His approach does more than encourage engagement and welcome honesty and vulnerability. In a highly competitive marketplace, Lima believes it also helps avoid the risk of minimizing or discounting high-caliber staff members’ contributions. “Augusto’s approach to leadership, alongside his wide range of experience, has been pivotal in enabling him to make a successful transition into— and make an immediate positive impact at—Novartis,” says Matthew Bland, partner at Linklaters LLP.
Lima expects that empowerment, collaboration, and trust will continue to hold positions as top priorities within Novartis’ culture. Former CEO Joe Jimenez began emphasizing their importance several years ago when he was working to break down silos between departments within the company. Since then, current CEO Vas Narasimhan has significantly increased similar efforts. Lima points to the recent approval in the United States of Kymriah, a drug for treating certain kinds of acute lymphoblastic lymphoma, as evidence of the great results produced by the cooperative atmosphere that now fuels the company. He believes it will continue to enhance both the company’s product pipeline and corporate mission for the foreseeable future.

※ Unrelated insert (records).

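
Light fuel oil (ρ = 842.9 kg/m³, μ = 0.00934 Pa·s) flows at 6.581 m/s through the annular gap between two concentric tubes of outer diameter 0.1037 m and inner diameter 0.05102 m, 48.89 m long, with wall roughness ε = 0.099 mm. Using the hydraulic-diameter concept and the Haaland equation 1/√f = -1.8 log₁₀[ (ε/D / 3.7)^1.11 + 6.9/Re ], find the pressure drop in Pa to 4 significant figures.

ΔP ≈ 464300 Pa

Hydraulic diameter D_h = 4A/P = D_o - D_i = 0.1037 - 0.05102 = 0.05268 m.
Re = ρVD_h/μ = 842.9·6.581·0.05268/0.00934 = 3.129e+04.
ε/D_h = 9.9e-05/0.05268 = 0.00188; Haaland gives 1/√f = -1.8 log₁₀[0.000221+0.000221] = 6.04, so f = 0.02741.
ΔP = f(L/D_h)(ρV²/2) = 0.02741·48.89/0.05268·1.825e+04 = 4.643e+05 Pa.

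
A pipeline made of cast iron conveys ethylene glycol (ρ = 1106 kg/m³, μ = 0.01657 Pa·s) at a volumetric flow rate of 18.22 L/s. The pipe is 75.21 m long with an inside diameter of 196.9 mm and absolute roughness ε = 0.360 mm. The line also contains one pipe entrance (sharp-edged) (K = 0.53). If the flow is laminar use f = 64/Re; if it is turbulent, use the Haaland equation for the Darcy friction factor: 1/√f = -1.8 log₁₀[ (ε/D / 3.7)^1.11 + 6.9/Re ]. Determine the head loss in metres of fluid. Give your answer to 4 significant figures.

h_f ≈ 0.2549 m

Q = 18.22 L/s = 18.22/1000 = 0.01822 m³/s.
Cross-sectional area A = πD²/4 = π(0.1969)²/4 = 0.03045 m²; mean velocity V = Q/A = 0.01822/0.03045 = 0.5984 m/s.
Reynolds number Re = ρVD/μ = 1106 · 0.5984 · 0.1969 / 0.0166 = 7864.
Re > 4000 → turbulent. Relative roughness ε/D = 0.00036/0.1969 = 0.00183. Haaland: 1/√f = -1.8 log₁₀[(0.00183/3.7)^1.11 + 6.9/7864] = -1.8 log₁₀[0.000214 + 0.000877] = 5.332, so f = 0.03518.
Total minor-loss coefficient ΣK = 1·0.53 = 0.53.
ΔP = [f·L/D + ΣK]·(ρV²/2) = [0.03518·75.21/0.1969 + 0.53]·(1106·0.5984²/2) = [13.44 + 0.53]·198 = 2765 Pa.
Head loss h_f = ΔP/(ρg) = 2765/(1106·9.81) = 0.2549 m.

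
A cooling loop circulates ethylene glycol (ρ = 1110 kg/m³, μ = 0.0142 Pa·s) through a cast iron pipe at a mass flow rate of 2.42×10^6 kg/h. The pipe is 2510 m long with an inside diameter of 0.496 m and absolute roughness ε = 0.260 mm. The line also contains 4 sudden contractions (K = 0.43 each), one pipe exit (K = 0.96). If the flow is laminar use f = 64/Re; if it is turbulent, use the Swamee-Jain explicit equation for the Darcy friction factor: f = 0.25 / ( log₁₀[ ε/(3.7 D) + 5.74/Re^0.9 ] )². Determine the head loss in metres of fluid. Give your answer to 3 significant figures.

h_f ≈ 52.1 m

ṁ = 2.42×10^6 kg/h = 2.42×10^6/3600 = 672.2 kg/s.
A = πD²/4 = π(0.496)²/4 = 0.1932 m²; mean velocity V = ṁ/(ρA) = 672.2/(1110 · 0.1932) = 3.134 m/s.
Reynolds number Re = ρVD/μ = 1110 · 3.134 · 0.496 / 0.0142 = 1.215e+05.
Re > 4000 → turbulent. Relative roughness ε/D = 0.00026/0.496 = 0.000524. Swamee-Jain: f = 0.25/(log₁₀[0.000524/3.7 + 5.74/1.215e+05^0.9])² = 0.25/(log₁₀[0.000142 + 0.000152])² = 0.25/(-3.532)² = 0.02004.
Total minor-loss coefficient ΣK = 4·0.43 + 1·0.96 = 2.68.
ΔP = [f·L/D + ΣK]·(ρV²/2) = [0.02004·2510/0.496 + 2.68]·(1110·3.134²/2) = [101.4 + 2.68]·5452 = 5.676e+05 Pa.
Head loss h_f = ΔP/(ρg) = 5.676e+05/(1110·9.81) = 52.1 m.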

“When people stop competing with each other internally and, instead, are working together toward shared goals, they achieve so much more,” Lima says. “That’s how you come to making decisions that do the right thing in the right way. And you know when you’re making them because they produce results, that truly calm your heart.”
Thoughts from Guest Editor Victor Arias
“From Brazil to the United States to Switzerland, Augusto displays the adaptability of many Latinos who straddle multiple countries, languages, and cultures and can do it seamlessly.”